Il n’y a pas deux capitaines dans un même bateau, comme il ne saurait y avoir deux lions dans la tanière de la Fédération camerounaise de football. Samuel Eto’o Fils, le président de la Fécafoot a tenu à le faire savoir à ceux qui semblent encore l’ignorer. Des représentants du ministre camerounais des Sports, Narcisse Mouelle Kombi, et le sélectionneur belge Marc Brys, nommé par le même ministre à la tête de la sélection A de football du Cameroun, en ont eu ferme confirmation. C’était à l’occasion d’une rencontre de travail convoquée, ce mardi, par le patron du foot camerounais pour, visiblement remettre les pendules à l’heure, en rapprochant le staff désigné par lui et celui mis en place par le département des Sports. Mais les échanges ont été houleux entre les hommes de l’institution gouvernementale et le président de la Fécafoot exaspéré par ce qu’il considère comme une intrusion dans ses vestiaires. Ce fut un miracle si les lieux n’ont pas servi de ring aux deux parties, qui se regardent en chiens de faïence, depuis quelques temps, pour le plus grand malheur d’un football camerounais en pleine descente aux enfers.
«Ici, vous n’avez pas la parole. Quand je viens au ministère, je vous respecte, ici je suis le seul patron! C’est la dernière fois, Monsieur Tollo (Cyrille Tollo du ministère des Sports, NDLR)! Appelez la sécurité. Vous le mettez dehors!» Le ton était sans équivoque, tout comme celui utilisé par Samuel Eto’o pour rappeler au sélectionneur belge qui était son employeur. Même si c’est le ministère des Sports qui le paie. Un paradoxe qui rend, du reste, les relations bien ambiguës entre les deux parties actuellement en conflit. En effet, traditionnellement, c’est la Fécafoot qui fait le choix des entraîneurs nationaux mais c’est le ministère qui les paie. Toute chose qui peut faire croire au «payeur» qu’il a tous les droits, dont celui de nommer le sélectionneur national à qui il paie un salaire. Dans le même temps, c’est la Fécacoot et son président qui ont la responsabilité de répondre des résultats du sélectionneur. Quand tout allait bien, et que les Lions, dont un certain Samuel Eto’o, étaient indomptables, ce qui ressemble à une incongruité ne dérangeait guère. Mais avec les prestations décevantes des Lions Indomptables qui ont perdu crinière, crocs et griffes, ont, alors, affleuré les difficultés de cette cohabitation bien singulière entre le politique et le ballon rond.

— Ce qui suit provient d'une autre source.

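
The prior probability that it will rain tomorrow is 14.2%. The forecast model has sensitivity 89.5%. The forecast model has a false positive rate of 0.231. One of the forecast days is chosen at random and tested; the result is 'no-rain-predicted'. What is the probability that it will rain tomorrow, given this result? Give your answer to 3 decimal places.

Write H for 'it will rain tomorrow'. Prior odds H:¬H = 0.142/0.858 = 0.16550. For the 'no-rain-predicted' outcome, the likelihood ratio is 0.105/0.769 = 0.13654.
Posterior odds = 0.16550 × 0.13654 = 0.022598, so P(H|E) = 0.022598/(1+0.022598) = 0.022.

P(H | E) ≈ 0.022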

Question: Samuel Eto’o, dont le règne à la tête de la Fécafoot est très perturbé comme par une main invisible, n’est-il pas victime des ambitions, vraies ou fausses, de présidentiable qui lui sont prêtées, notamment par les politiciens qui scrutent certainement trop du côté du Liberia où, George Weah, un autre footballeur stratosphérique, le seul Ballon d’Or africain en Europe, est devenu président de la République en 2018, avant de céder son fauteuil cette année? En tout cas, dans ce Cameroun de tous les possibles, où la gérontocratie semble être devenu le premier atout pour être chef d’institutions comme la présidence, l’Assemblée nationale et le Sénat, l’outrecuidance du quadra Samuel Eto’o, il n’a que 43 ans, ne peut qu’être vue d’un mauvais œil.
Pourtant, à quelques jours de leur premier rassemblement prévu pour le 3 juin, avant les deux premiers matches des éliminatoires pour la Coupe du monde 2026, les Lions Indomptables, plus que jamais, ont besoin de calme et de sérénité. Ce qui est loin d’être le cas actuellement, dans une tanière qui ressemble davantage à la Tour de Babel. Que tirer de footballeurs tiraillés entre deux staffs, l’un mis en place par la Fécafoot et l’autre par le ministère des Sports? Il est certainement temps que, pour le bien des Lions et, singulièrement du Cameroun, Paul Biya, le président de la république, siffle la fin de la récréation et amène les uns et les autres à jouer balle à terre!